Par Mountchi Gilbert*
Il y a de cela moins de cinq ans, les Lamé n’avaient aucune connaissance, sinon juste approximative de leur passé à cause de l’inexistence des sources écrites et orales fiables. Face à la volonté de s'approprier de leur histoire qui conditionne sans aucun doute leur présent et leur avenir, les fils et filles Lamé se sont mis au travail, chacun à son niveau. Comme résultat : l’on sait aujourd’hui que les Lamé sont l’un des plus anciens peuples d’Afrique. Ils ont vécu dans la région du Lac Tchad bien avant le XVe siècle. Ils ont fondé leur première chefferie au Cameroun plus précisément aux pieds de la chaine montagneuse mont Gumbayré au début XVIe siècle. Ils ont été victorieux face à la conquête peule au XVIIIe siècle et plusieurs autres faits dont nous nous réservons de citer dans cet article.
Si aujourd’hui ces faits sont indiscutables, mais le doute persiste toujours. Ce peuple qui constitue un grand groupe dans les Républiques du Cameroun et du Tchad, vive dans l’anonymat total. Ils sont méconnus de leurs concitoyens respectifs. Par exemple, il vous suffit juste de dire à un compatriote : « je suis Lamé » et vous verrez la peine qu’il aura à prononcer ce nom. A mon humble avis, ceci ne devrait pas poser un problème, car l’on sait que les Etats d’Afrique sont caractérisés par une multiplicité ethnique. Mais si les choses doivent persister jusqu’à sur notre propre sol, c’est inadmissible.
Moins d’une semaine, dans un forum WhatsApp, des frères et sœurs en débattaient de l’omission du peuple Lamé de la liste des groupes ethniques de la commune de Rey Bouba dans le document intitulé Plan Communal de Développement (PCD) de ladite commune.
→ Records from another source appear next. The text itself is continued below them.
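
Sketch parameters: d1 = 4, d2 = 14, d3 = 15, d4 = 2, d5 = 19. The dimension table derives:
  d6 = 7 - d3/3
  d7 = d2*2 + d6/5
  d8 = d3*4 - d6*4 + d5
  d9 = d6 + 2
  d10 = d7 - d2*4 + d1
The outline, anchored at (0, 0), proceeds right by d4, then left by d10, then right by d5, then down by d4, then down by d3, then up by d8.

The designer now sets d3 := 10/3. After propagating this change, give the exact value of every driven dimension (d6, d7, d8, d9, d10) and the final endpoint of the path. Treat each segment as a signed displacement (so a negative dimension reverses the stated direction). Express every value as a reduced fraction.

Apply edit: d3 := 10/3
  d6 = 7 - d3/3 = 53/9
  d7 = d2*2 + d6/5 = 1313/45
  d8 = d3*4 - d6*4 + d5 = 79/9
  d9 = d6 + 2 = 71/9
  d10 = d7 - d2*4 + d1 = -1027/45
Walk from origin (0, 0):
  seg 1: right by d4 = 2 → (2, 0)
  seg 2: left by d10 = -1027/45 → (1117/45, 0)
  seg 3: right by d5 = 19 → (1972/45, 0)
  seg 4: down by d4 = 2 → (1972/45, -2)
  seg 5: down by d3 = 10/3 → (1972/45, -16/3)
  seg 6: up by d8 = 79/9 → (1972/45, 31/9)

d6 = 53/9
d7 = 1313/45
d8 = 79/9
d9 = 71/9
d10 = -1027/45
endpoint = (1972/45, 31/9)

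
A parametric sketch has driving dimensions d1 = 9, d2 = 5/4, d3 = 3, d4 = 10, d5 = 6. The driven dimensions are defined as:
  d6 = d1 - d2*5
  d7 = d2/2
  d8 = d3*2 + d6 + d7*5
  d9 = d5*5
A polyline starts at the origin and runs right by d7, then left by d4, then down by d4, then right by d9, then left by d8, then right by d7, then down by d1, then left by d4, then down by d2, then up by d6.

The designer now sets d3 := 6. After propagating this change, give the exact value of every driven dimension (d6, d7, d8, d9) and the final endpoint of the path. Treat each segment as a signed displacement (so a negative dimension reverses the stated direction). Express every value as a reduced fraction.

d6 = 11/4
d7 = 5/8
d8 = 143/8
d9 = 30
endpoint = (-53/8, -35/2)

Apply edit: d3 := 6
  d6 = d1 - d2*5 = 11/4
  d7 = d2/2 = 5/8
  d8 = d3*2 + d6 + d7*5 = 143/8
  d9 = d5*5 = 30
Walk from origin (0, 0):
  seg 1: right by d7 = 5/8 → (5/8, 0)
  seg 2: left by d4 = 10 → (-75/8, 0)
  seg 3: down by d4 = 10 → (-75/8, -10)
  seg 4: right by d9 = 30 → (165/8, -10)
  seg 5: left by d8 = 143/8 → (11/4, -10)
  seg 6: right by d7 = 5/8 → (27/8, -10)
  seg 7: down by d1 = 9 → (27/8, -19)
  seg 8: left by d4 = 10 → (-53/8, -19)
  seg 9: down by d2 = 5/4 → (-53/8, -81/4)
  seg 10: up by d6 = 11/4 → (-53/8, -35/2)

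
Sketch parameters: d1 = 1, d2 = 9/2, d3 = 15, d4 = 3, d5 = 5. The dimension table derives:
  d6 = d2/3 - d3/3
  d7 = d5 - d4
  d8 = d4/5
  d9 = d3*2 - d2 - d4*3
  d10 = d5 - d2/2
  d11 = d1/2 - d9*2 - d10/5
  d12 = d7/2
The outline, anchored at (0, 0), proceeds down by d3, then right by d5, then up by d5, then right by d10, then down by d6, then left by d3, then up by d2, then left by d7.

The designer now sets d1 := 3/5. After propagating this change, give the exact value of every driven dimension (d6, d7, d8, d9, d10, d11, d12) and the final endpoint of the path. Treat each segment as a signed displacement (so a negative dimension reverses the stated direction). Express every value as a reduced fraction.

Apply edit: d1 := 3/5
  d6 = d2/3 - d3/3 = -7/2
  d7 = d5 - d4 = 2
  d8 = d4/5 = 3/5
  d9 = d3*2 - d2 - d4*3 = 33/2
  d10 = d5 - d2/2 = 11/4
  d11 = d1/2 - d9*2 - d10/5 = -133/4
  d12 = d7/2 = 1
Walk from origin (0, 0):
  seg 1: down by d3 = 15 → (0, -15)
  seg 2: right by d5 = 5 → (5, -15)
  seg 3: up by d5 = 5 → (5, -10)
  seg 4: right by d10 = 11/4 → (31/4, -10)
  seg 5: down by d6 = -7/2 → (31/4, -13/2)
  seg 6: left by d3 = 15 → (-29/4, -13/2)
  seg 7: up by d2 = 9/2 → (-29/4, -2)
  seg 8: left by d7 = 2 → (-37/4, -2)

d6 = -7/2
d7 = 2
d8 = 3/5
d9 = 33/2
d10 = 11/4
d11 = -133/4
d12 = 1
endpoint = (-37/4, -2)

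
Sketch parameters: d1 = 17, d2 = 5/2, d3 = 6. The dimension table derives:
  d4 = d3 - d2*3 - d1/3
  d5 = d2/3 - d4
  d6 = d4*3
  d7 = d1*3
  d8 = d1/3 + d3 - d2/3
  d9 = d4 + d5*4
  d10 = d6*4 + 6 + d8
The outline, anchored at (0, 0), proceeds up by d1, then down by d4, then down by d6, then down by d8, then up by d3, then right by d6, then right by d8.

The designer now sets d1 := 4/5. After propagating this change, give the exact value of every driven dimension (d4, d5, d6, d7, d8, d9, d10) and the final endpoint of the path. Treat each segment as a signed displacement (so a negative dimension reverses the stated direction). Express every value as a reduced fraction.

d4 = -53/30
d5 = 13/5
d6 = -53/10
d7 = 12/5
d8 = 163/30
d9 = 259/30
d10 = -293/30
endpoint = (2/15, 253/30)

Apply edit: d1 := 4/5
  d4 = d3 - d2*3 - d1/3 = -53/30
  d5 = d2/3 - d4 = 13/5
  d6 = d4*3 = -53/10
  d7 = d1*3 = 12/5
  d8 = d1/3 + d3 - d2/3 = 163/30
  d9 = d4 + d5*4 = 259/30
  d10 = d6*4 + 6 + d8 = -293/30
Walk from origin (0, 0):
  seg 1: up by d1 = 4/5 → (0, 4/5)
  seg 2: down by d4 = -53/30 → (0, 77/30)
  seg 3: down by d6 = -53/10 → (0, 118/15)
  seg 4: down by d8 = 163/30 → (0, 73/30)
  seg 5: up by d3 = 6 → (0, 253/30)
  seg 6: right by d6 = -53/10 → (-53/10, 253/30)
  seg 7: right by d8 = 163/30 → (2/15, 253/30)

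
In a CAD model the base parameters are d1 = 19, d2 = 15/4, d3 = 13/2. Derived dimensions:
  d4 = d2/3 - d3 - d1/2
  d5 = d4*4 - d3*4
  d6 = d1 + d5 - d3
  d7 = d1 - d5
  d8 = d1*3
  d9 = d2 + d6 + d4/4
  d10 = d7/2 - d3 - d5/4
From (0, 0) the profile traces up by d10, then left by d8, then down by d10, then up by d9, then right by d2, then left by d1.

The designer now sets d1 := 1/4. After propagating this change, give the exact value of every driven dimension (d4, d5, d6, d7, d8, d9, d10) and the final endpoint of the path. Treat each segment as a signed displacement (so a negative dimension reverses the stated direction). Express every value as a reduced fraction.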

Un territoire où ils y vivent depuis le XVIe siècle et qu’ils sont aujourd’hui majoritaires à plus de 70 %. Ces dernières années, ce sujet a toujours préoccupé plus d’un mais sans aucune solution.
Face à la rage de chacun des intervenants, je me suis proposé en porte-parole d’une lettre pétition à adresser au maire de la localité afin qu’il se prononce sur les raisons pouvant expliquer cet acte grave et inadmissible qui est susceptible de fragiliser la paix sociale dans cet arrondissement.
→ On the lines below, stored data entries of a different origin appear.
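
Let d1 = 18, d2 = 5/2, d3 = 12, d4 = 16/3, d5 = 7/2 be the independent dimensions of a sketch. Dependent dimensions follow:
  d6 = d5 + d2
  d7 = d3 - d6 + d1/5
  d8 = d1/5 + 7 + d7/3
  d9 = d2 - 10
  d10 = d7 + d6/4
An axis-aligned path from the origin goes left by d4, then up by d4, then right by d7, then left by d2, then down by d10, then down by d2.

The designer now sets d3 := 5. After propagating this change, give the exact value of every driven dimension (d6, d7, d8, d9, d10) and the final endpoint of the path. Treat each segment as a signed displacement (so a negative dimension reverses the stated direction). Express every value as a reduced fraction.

Apply edit: d3 := 5
  d6 = d5 + d2 = 6
  d7 = d3 - d6 + d1/5 = 13/5
  d8 = d1/5 + 7 + d7/3 = 172/15
  d9 = d2 - 10 = -15/2
  d10 = d7 + d6/4 = 41/10
Walk from origin (0, 0):
  seg 1: left by d4 = 16/3 → (-16/3, 0)
  seg 2: up by d4 = 16/3 → (-16/3, 16/3)
  seg 3: right by d7 = 13/5 → (-41/15, 16/3)
  seg 4: left by d2 = 5/2 → (-157/30, 16/3)
  seg 5: down by d10 = 41/10 → (-157/30, 37/30)
  seg 6: down by d2 = 5/2 → (-157/30, -19/15)

d6 = 6
d7 = 13/5
d8 = 172/15
d9 = -15/2
d10 = 41/10
endpoint = (-157/30, -19/15)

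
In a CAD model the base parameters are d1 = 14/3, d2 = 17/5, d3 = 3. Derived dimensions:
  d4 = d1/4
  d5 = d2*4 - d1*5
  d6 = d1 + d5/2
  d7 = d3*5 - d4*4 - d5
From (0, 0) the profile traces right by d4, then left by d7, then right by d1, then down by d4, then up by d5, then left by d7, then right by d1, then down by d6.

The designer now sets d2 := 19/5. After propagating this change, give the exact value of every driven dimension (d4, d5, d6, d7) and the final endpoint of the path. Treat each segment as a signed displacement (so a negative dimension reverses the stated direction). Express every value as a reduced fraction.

Apply edit: d2 := 19/5
  d4 = d1/4 = 7/6
  d5 = d2*4 - d1*5 = -122/15
  d6 = d1 + d5/2 = 3/5
  d7 = d3*5 - d4*4 - d5 = 277/15
Walk from origin (0, 0):
  seg 1: right by d4 = 7/6 → (7/6, 0)
  seg 2: left by d7 = 277/15 → (-173/10, 0)
  seg 3: right by d1 = 14/3 → (-379/30, 0)
  seg 4: down by d4 = 7/6 → (-379/30, -7/6)
  seg 5: up by d5 = -122/15 → (-379/30, -93/10)
  seg 6: left by d7 = 277/15 → (-311/10, -93/10)
  seg 7: right by d1 = 14/3 → (-793/30, -93/10)
  seg 8: down by d6 = 3/5 → (-793/30, -99/10)

d4 = 7/6
d5 = -122/15
d6 = 3/5
d7 = 277/15
endpoint = (-793/30, -99/10)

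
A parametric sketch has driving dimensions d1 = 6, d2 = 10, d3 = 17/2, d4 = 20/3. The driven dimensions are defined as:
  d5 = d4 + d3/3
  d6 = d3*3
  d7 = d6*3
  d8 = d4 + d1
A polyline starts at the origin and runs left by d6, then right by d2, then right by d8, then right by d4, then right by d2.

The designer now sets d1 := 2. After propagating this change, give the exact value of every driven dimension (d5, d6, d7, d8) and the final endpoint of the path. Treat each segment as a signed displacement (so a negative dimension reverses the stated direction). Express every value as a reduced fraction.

d5 = 19/2
d6 = 51/2
d7 = 153/2
d8 = 26/3
endpoint = (59/6, 0)

Apply edit: d1 := 2
  d5 = d4 + d3/3 = 19/2
  d6 = d3*3 = 51/2
  d7 = d6*3 = 153/2
  d8 = d4 + d1 = 26/3
Walk from origin (0, 0):
  seg 1: left by d6 = 51/2 → (-51/2, 0)
  seg 2: right by d2 = 10 → (-31/2, 0)
  seg 3: right by d8 = 26/3 → (-41/6, 0)
  seg 4: right by d4 = 20/3 → (-1/6, 0)
  seg 5: right by d2 = 10 → (59/6, 0)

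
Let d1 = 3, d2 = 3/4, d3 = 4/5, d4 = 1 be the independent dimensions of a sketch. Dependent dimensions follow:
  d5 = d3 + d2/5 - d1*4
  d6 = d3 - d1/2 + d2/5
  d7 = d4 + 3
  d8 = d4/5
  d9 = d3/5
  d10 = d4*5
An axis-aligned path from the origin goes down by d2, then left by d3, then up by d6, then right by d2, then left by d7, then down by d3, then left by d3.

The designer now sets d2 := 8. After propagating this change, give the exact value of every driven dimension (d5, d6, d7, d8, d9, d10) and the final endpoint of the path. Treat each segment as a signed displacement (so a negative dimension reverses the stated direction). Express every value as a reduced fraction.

d5 = -48/5
d6 = 9/10
d7 = 4
d8 = 1/5
d9 = 4/25
d10 = 5
endpoint = (12/5, -79/10)

Apply edit: d2 := 8
  d5 = d3 + d2/5 - d1*4 = -48/5
  d6 = d3 - d1/2 + d2/5 = 9/10
  d7 = d4 + 3 = 4
  d8 = d4/5 = 1/5
  d9 = d3/5 = 4/25
  d10 = d4*5 = 5
Walk from origin (0, 0):
  seg 1: down by d2 = 8 → (0, -8)
  seg 2: left by d3 = 4/5 → (-4/5, -8)
  seg 3: up by d6 = 9/10 → (-4/5, -71/10)
  seg 4: right by d2 = 8 → (36/5, -71/10)
  seg 5: left by d7 = 4 → (16/5, -71/10)
  seg 6: down by d3 = 4/5 → (16/5, -79/10)
  seg 7: left by d3 = 4/5 → (12/5, -79/10)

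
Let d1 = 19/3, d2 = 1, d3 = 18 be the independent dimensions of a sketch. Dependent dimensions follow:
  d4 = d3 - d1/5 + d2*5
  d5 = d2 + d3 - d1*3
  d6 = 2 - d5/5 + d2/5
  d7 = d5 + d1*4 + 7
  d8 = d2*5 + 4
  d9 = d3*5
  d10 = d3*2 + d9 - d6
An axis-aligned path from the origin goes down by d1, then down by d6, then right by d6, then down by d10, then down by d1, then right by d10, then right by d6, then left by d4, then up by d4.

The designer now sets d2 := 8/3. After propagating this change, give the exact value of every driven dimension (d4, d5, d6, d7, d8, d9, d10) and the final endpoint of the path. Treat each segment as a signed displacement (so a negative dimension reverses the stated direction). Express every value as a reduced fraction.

d4 = 451/15
d5 = 5/3
d6 = 11/5
d7 = 34
d8 = 52/3
d9 = 90
d10 = 619/5
endpoint = (1472/15, -543/5)

Apply edit: d2 := 8/3
  d4 = d3 - d1/5 + d2*5 = 451/15
  d5 = d2 + d3 - d1*3 = 5/3
  d6 = 2 - d5/5 + d2/5 = 11/5
  d7 = d5 + d1*4 + 7 = 34
  d8 = d2*5 + 4 = 52/3
  d9 = d3*5 = 90
  d10 = d3*2 + d9 - d6 = 619/5
Walk from origin (0, 0):
  seg 1: down by d1 = 19/3 → (0, -19/3)
  seg 2: down by d6 = 11/5 → (0, -128/15)
  seg 3: right by d6 = 11/5 → (11/5, -128/15)
  seg 4: down by d10 = 619/5 → (11/5, -397/3)
  seg 5: down by d1 = 19/3 → (11/5, -416/3)
  seg 6: right by d10 = 619/5 → (126, -416/3)
  seg 7: right by d6 = 11/5 → (641/5, -416/3)
  seg 8: left by d4 = 451/15 → (1472/15, -416/3)
  seg 9: up by d4 = 451/15 → (1472/15, -543/5)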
Sans le savoir, je venais de toucher une ruche d’abeilles. Tous ceux qui étaient virulents au début se sont tus. Et les quelques-uns qui ont soutenu mordicus mon idée, lorsque j’ai essayé de les joindre sont pris de panique.
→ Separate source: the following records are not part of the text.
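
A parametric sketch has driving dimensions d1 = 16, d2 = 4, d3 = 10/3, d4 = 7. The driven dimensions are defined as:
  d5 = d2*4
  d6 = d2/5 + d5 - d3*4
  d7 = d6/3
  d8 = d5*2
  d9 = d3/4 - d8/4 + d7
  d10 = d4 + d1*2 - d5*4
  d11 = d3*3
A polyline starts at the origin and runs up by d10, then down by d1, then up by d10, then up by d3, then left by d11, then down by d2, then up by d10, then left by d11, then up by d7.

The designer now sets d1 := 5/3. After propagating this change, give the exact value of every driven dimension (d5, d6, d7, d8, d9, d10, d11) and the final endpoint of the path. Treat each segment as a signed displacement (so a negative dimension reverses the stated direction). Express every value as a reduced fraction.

Apply edit: d1 := 5/3
  d5 = d2*4 = 16
  d6 = d2/5 + d5 - d3*4 = 52/15
  d7 = d6/3 = 52/45
  d8 = d5*2 = 32
  d9 = d3/4 - d8/4 + d7 = -541/90
  d10 = d4 + d1*2 - d5*4 = -161/3
  d11 = d3*3 = 10
Walk from origin (0, 0):
  seg 1: up by d10 = -161/3 → (0, -161/3)
  seg 2: down by d1 = 5/3 → (0, -166/3)
  seg 3: up by d10 = -161/3 → (0, -109)
  seg 4: up by d3 = 10/3 → (0, -317/3)
  seg 5: left by d11 = 10 → (-10, -317/3)
  seg 6: down by d2 = 4 → (-10, -329/3)
  seg 7: up by d10 = -161/3 → (-10, -490/3)
  seg 8: left by d11 = 10 → (-20, -490/3)
  seg 9: up by d7 = 52/45 → (-20, -7298/45)

d5 = 16
d6 = 52/15
d7 = 52/45
d8 = 32
d9 = -541/90
d10 = -161/3
d11 = 10
endpoint = (-20, -7298/45)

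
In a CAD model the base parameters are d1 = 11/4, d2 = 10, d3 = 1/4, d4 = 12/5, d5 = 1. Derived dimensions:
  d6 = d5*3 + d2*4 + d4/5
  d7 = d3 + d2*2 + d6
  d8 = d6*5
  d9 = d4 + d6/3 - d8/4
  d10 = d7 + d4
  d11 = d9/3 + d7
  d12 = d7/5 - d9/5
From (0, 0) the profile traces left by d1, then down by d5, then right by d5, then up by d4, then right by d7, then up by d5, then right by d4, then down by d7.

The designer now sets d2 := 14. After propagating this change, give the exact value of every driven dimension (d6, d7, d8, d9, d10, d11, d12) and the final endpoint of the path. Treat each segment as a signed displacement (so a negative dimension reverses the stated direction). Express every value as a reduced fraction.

Apply edit: d2 := 14
  d6 = d5*3 + d2*4 + d4/5 = 1487/25
  d7 = d3 + d2*2 + d6 = 8773/100
  d8 = d6*5 = 1487/5
  d9 = d4 + d6/3 - d8/4 = -15637/300
  d10 = d7 + d4 = 9013/100
  d11 = d9/3 + d7 = 3166/45
  d12 = d7/5 - d9/5 = 10489/375
Walk from origin (0, 0):
  seg 1: left by d1 = 11/4 → (-11/4, 0)
  seg 2: down by d5 = 1 → (-11/4, -1)
  seg 3: right by d5 = 1 → (-7/4, -1)
  seg 4: up by d4 = 12/5 → (-7/4, 7/5)
  seg 5: right by d7 = 8773/100 → (4299/50, 7/5)
  seg 6: up by d5 = 1 → (4299/50, 12/5)
  seg 7: right by d4 = 12/5 → (4419/50, 12/5)
  seg 8: down by d7 = 8773/100 → (4419/50, -8533/100)

d6 = 1487/25
d7 = 8773/100
d8 = 1487/5
d9 = -15637/300
d10 = 9013/100
d11 = 3166/45
d12 = 10489/375
endpoint = (4419/50, -8533/100)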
Qu’est-ce qu’un Plan Communal de Développement (PCD) ?
Elaboré dans les années 2010-2011 sous l’auspice du Programme National de Développement Participatif (PNDB), le PCD est un « document qui ressort les atouts, les potentialités mais aussi les besoins de tous les villages et localités dans une commune dans tous les secteurs de la vie économique et sociale. Il a dans sa première partie, la présentation de la commune sur les plans biophysique, sociologique, historique, géographique et autre » peut-on lire sur le site du PNDB.
Je suis très choqué et outré. Nous faisons honte à nos ancêtres qui ont su défendre bec et ongles leurs territoires face aux conquérants Peuls en l’infligeant une nette défaite. Et aujourd’hui nous avons vendu ces territoires par peur de représailles. Nous avons accepté notre statut d’esclave et nous nous en plaisons bien. Que dirions-nous à nos enfants s’ils nous demandent par exemple, pourquoi bien qu’étant peuple majoritaire (plus de 30 villages) dans l’arrondissement Rey Bouba, les Lamé ne sont pas paradoxalement reconnu ? Pourquoi sur leur propre sol, les Lamé n’ont ni une chefferie de premier degré ni celle de deuxième degré et plus difficilement celle du troisième degré ? Pourquoi sommes-nous étrangers sur notre propre terre ? Difficile de répondre n’est-ce pas ?
La réponse est simple, parce que nous sommes des lâches, nous sommes des dociles, nous sommes des éternels peureux et nous ne nous aimons pas. Entre nous, il n’y a pas d’entente, ni d’entraide. Chacun se plait dans sa situation actuelle. Chacun ne pense qu’à lui.
Et si par hasard, quelqu’un essaie de lever la tête pour faire bouger les lignes, au lieu de lui défendre fraternellement, nous le mettons le bâton dans la roue ou nous l’abandonnons en disant comme toujours « Ha keb wou keb bra ». Nous attendons la venue de Jésus Christ pour nous libérer de l’oppression n’est-ce pas ? Bah ! C’est bien, c’est très bien même.
Je ne suis pas un haineux, ni un tribaliste encore moins un vengeur. Mais je suis pour la défense de la dignité de mon peuple longtemps bafouée. Je veux voir un peuple Lamé respecté et considéré.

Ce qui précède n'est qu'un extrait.